SORBAN SANTRI– Jangan heran, jika ada orang bertamu ke rumah Habib Abdullah bin Muhammad Baharun. Hampir pasti akan disuguhi yg enak-enak, karna Abuya (panggilan khusus dari santri beliau) sangat menghormati tamunya (ikrom dluyuf).
Suatu ketika, beberapa ustadz dari Indonesia sedang ada rauhah (semacam pertemuan sederhana) di rumah Abuya Habib Abdullah, dan biasanya diakhiri dengan makan-makan. Setelah selesai makan, ada beberapa ustadz yg membantu bersih-bersih sisa-sisa makanan (karna biasanya para putra Abuya sendiri yg bersih-bersih).
Dikumpulkanlah nampan-nampan bekas makan, begitu juga sisa-sisa makanan ditaruh dalam satu plastik, ketika hendak dibuang ke tempat sampah, tiba-tiba ada putra Abuya yg berseloroh :
“La tarmihi, al-walid ba yaz’al” (Jangan dibuang!

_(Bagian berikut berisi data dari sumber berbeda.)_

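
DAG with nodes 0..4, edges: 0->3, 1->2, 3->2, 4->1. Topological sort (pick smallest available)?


Kahn's algorithm, process smallest node first
Order: [0, 3, 4, 1, 2]


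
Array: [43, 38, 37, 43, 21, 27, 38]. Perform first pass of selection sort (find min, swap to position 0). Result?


After one pass: [21, 38, 37, 43, 43, 27, 38]


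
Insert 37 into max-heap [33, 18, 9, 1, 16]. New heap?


Append 37: [33, 18, 9, 1, 16, 37]
Bubble up: swap idx 5(37) with idx 2(9); swap idx 2(37) with idx 0(33)
Result: [37, 18, 33, 1, 16, 9]


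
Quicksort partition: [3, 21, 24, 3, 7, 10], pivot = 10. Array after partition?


Elements <= 10 go left of pivot.
Result: [3, 3, 7, 10, 24, 21], pivot at index 3


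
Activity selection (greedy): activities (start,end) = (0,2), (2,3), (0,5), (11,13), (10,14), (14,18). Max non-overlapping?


Greedy: pick earliest-ending, then skip overlaps.
Selected (4 activities): [(0, 2), (2, 3), (11, 13), (14, 18)]


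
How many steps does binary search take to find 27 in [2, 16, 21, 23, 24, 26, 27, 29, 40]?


Search for 27:
[0,8] mid=4 arr[4]=24
[5,8] mid=6 arr[6]=27
Total: 2 comparisons


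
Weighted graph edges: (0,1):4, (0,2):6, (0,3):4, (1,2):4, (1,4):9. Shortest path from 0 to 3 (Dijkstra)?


Dijkstra from 0:
Distances: {0: 0, 1: 4, 2: 6, 3: 4, 4: 13}
Shortest distance to 3 = 4, path = [0, 3]


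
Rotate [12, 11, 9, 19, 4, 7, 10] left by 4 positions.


Left rotate by 4: [4, 7, 10, 12, 11, 9, 19]


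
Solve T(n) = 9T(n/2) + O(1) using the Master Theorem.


a=9, b=2, c=0. log_2(9)=3.170 > c=0. Case 1: O(n^log_b(a)) = O(n^3.170)
Complexity: O(n^3.170)


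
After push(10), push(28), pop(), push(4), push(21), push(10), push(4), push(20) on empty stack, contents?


push(10) -> [10]
push(28) -> [10, 28]
pop() returns 28 -> [10]
push(4) -> [10, 4]
push(21) -> [10, 4, 21]
push(10) -> [10, 4, 21, 10]
push(4) -> [10, 4, 21, 10, 4]
push(20) -> [10, 4, 21, 10, 4, 20]
Final stack (bottom to top): [10, 4, 21, 10, 4, 20]


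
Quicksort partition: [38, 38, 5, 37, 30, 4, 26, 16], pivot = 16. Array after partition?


Elements <= 16 go left of pivot.
Result: [5, 4, 16, 37, 30, 38, 26, 38], pivot at index 2


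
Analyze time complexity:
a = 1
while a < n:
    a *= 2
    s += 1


Per nesting level: O(log n) = O(log n)
Complexity: O(log n)


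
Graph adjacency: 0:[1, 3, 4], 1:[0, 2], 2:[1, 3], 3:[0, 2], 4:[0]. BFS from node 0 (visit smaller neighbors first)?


BFS queue: start with [0]
Visit order: [0, 1, 3, 4, 2]


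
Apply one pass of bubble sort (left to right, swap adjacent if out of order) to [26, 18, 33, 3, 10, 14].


After one pass: [18, 26, 3, 10, 14, 33]


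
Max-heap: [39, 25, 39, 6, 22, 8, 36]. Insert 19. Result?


Append 19: [39, 25, 39, 6, 22, 8, 36, 19]
Bubble up: swap idx 7(19) with idx 3(6)
Result: [39, 25, 39, 19, 22, 8, 36, 6]


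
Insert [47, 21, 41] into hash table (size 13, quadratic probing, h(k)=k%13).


Insertions: 47->slot 8; 21->slot 9; 41->slot 2
Table: [None, None, 41, None, None, None, None, None, 47, 21, None, None, None]


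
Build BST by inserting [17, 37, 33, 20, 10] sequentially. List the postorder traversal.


Root = 17; build tree by BST insertion.
Postorder traversal: [10, 20, 33, 37, 17]


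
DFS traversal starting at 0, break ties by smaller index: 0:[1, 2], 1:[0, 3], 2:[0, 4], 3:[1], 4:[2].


DFS stack-based: start with [0]
Visit order: [0, 1, 3, 2, 4]


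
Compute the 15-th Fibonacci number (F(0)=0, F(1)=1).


F(n)=F(n-1)+F(n-2)
...F(13)=233, F(14)=377, F(15)=610


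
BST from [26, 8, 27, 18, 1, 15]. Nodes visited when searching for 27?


BST root = 26
Search for 27: compare at each node
Path: [26, 27]


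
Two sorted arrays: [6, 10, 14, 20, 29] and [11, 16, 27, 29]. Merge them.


Compare heads, take smaller each step.
Merged: [6, 10, 11, 14, 16, 20, 27, 29, 29]


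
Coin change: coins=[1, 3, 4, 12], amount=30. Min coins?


dp[0]=0; dp[i]=1+min(dp[i-c] for c in coins)
...dp[25]=3, dp[26]=4, dp[27]=3, dp[28]=3, dp[29]=4, dp[30]=4
Minimum coins for 30 = 4


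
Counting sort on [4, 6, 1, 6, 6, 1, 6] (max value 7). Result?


Count array: [0, 2, 0, 0, 1, 0, 4, 0]
Reconstruct: [1, 1, 4, 6, 6, 6, 6]


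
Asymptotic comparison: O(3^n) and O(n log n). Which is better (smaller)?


linearithmic grows slower than exponential (base 3)
O(n log n) is asymptotically smaller; O(3^n) grows faster


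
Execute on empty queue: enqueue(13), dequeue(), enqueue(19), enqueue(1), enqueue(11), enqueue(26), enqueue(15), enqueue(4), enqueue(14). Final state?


enqueue(13) -> [13]
dequeue() returns 13 -> []
enqueue(19) -> [19]
enqueue(1) -> [19, 1]
enqueue(11) -> [19, 1, 11]
enqueue(26) -> [19, 1, 11, 26]
enqueue(15) -> [19, 1, 11, 26, 15]
enqueue(4) -> [19, 1, 11, 26, 15, 4]
enqueue(14) -> [19, 1, 11, 26, 15, 4, 14]
Final queue (front to back): [19, 1, 11, 26, 15, 4, 14]


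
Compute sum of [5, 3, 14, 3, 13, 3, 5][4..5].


Prefix sums: [0, 5, 8, 22, 25, 38, 41, 46]
Sum[4..5] = prefix[6] - prefix[4] = 41 - 25 = 16


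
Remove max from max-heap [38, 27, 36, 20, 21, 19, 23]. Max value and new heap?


Max = 38
Replace root with last, heapify down
Resulting heap: [36, 27, 23, 20, 21, 19]


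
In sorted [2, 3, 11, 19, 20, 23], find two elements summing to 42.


Two pointers: lo=0, hi=5
Found pair: (19, 23) summing to 42


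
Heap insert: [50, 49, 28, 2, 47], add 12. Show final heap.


Append 12: [50, 49, 28, 2, 47, 12]
Bubble up: no swaps needed
Result: [50, 49, 28, 2, 47, 12]


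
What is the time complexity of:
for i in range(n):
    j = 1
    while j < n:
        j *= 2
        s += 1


Per nesting level: O(n) * O(log n) = O(n log n)
Complexity: O(n log n)


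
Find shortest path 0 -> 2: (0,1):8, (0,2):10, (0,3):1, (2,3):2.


Dijkstra from 0:
Distances: {0: 0, 1: 8, 2: 3, 3: 1}
Shortest distance to 2 = 3, path = [0, 3, 2]


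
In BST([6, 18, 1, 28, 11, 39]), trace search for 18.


BST root = 6
Search for 18: compare at each node
Path: [6, 18]


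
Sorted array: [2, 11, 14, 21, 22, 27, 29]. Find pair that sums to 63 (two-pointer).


Two pointers: lo=0, hi=6
No pair sums to 63


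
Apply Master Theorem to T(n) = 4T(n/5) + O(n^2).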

Abi nanti bakal marah).
“Leh?” (Loh, kenapa?) Tanya salah satu ustadz.
“Nanti akan kami kumpulkan sisa-sisa makanan itu, kami taruh di kulkas, dan besok dipanaskan kembali untuk kami makan.” Jawab putra Abuya santai.
Seketika ustadz tersebut termenung, sontak malu dan mau menangis. Bagaiamana tidak? Bekas sisa-sisa makan, yg biasa dibuang, tapi disimpan dan dimakan kembali oleh keluarga Abuya?
Allaaaah, bagaimana kehidupan kita kawan?
Habib Abdullah bin Muhammad Baharun. Rektor dengan puluhan ribu mahasiswa, yang tak pernah mengambil gaji. Semua harta beliau diinfakkan untuk kampus, rumah sempit masih menyewa dan berpindah-pindah, bahkan terakhir ini-pun rumah hanya dipinjami, tak punya mobil pribadi, karena jika punya kendaraan, beliau selalu jual untuk keperluan kampus.
Seluruh hidup beliau diwakafkan untuk dakwah di jalan Allah.